Compensatory movements are commonly employed by stroke survivors during seated reaching and may have negative effects on their long-term recovery. Detecting compensation is useful for coaching the patient to reduce compensatory trunk movements and improving the motor function of the paretic arm. Sensor-based and camera-based systems have been developed to detect compensatory movements, but they still have some limitations, such as causing object obstructions, requiring complex setups and raising privacy concerns. To overcome these drawbacks, this paper proposes a compensatory movement detection system based on pressure distribution data and is unobtrusive, simple and practical. Machine learning algorithms were applied to classify compensatory movements automatically. Therefore, the purpose of this study was to develop and test a pressure distribution-based system for the automatic detection of compensation movements of stroke survivors using machine learning algorithms.

Methods

Eight stroke survivors performed three types of reaching tasks (back-and-forth, side-to-side, and up-and-down reaching tasks) with both the healthy side and the affected side. The pressure distribution data were recorded, and five features were extracted for classification. The k-nearest neighbor (k-NN) and support vector machine (SVM) algorithms were applied to detect and categorize the compensatory movements.
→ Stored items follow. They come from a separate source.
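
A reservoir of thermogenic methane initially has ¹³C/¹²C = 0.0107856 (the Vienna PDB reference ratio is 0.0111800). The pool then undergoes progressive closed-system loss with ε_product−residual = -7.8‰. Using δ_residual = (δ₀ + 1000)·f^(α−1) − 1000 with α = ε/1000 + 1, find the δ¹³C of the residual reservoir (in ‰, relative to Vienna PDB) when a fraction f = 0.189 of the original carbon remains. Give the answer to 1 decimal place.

δ₀ = (0.0107856/0.0111800 − 1)×1000 = (0.964723 − 1)×1000 = -35.277‰
α − 1 = ε/1000 = -0.0078
f^(α−1) = 0.189^(-0.0078) = 1.013080
δ_res = (-35.277 + 1000) × 1.013080 − 1000 = 977.341 − 1000 = -22.66‰

-22.7‰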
The surface electromyography (sEMG) signals of nine trunk muscles were acquired to provide a detailed description and explanation of compensatory movements.

Results

Cross-validation yielded high classification accuracies (F1-score>0.95) for both the k-NN and SVM classifiers in detecting compensation movements during all the reaching tasks. In detail, an excellent performance was achieved in discriminating between compensation and noncompensation (NC) movements, with an average F1-score of 0.993. For the multiclass classification of compensatory movement patterns, an average F1-score of 0.981 was achieved in recognizing the NC, trunk lean-forward (TLF), trunk rotation (TR) and shoulder elevation (SE) movements.

Conclusions

Good classification performance in detecting and categorizing compensatory movements validated the feasibility of the proposed pressure distribution-based system. Reliable classification accuracy achieved by the machine learning algorithms indicated the potential to monitor compensation movements automatically by using the pressure distribution-based system when stroke survivors perform seated reaching tasks.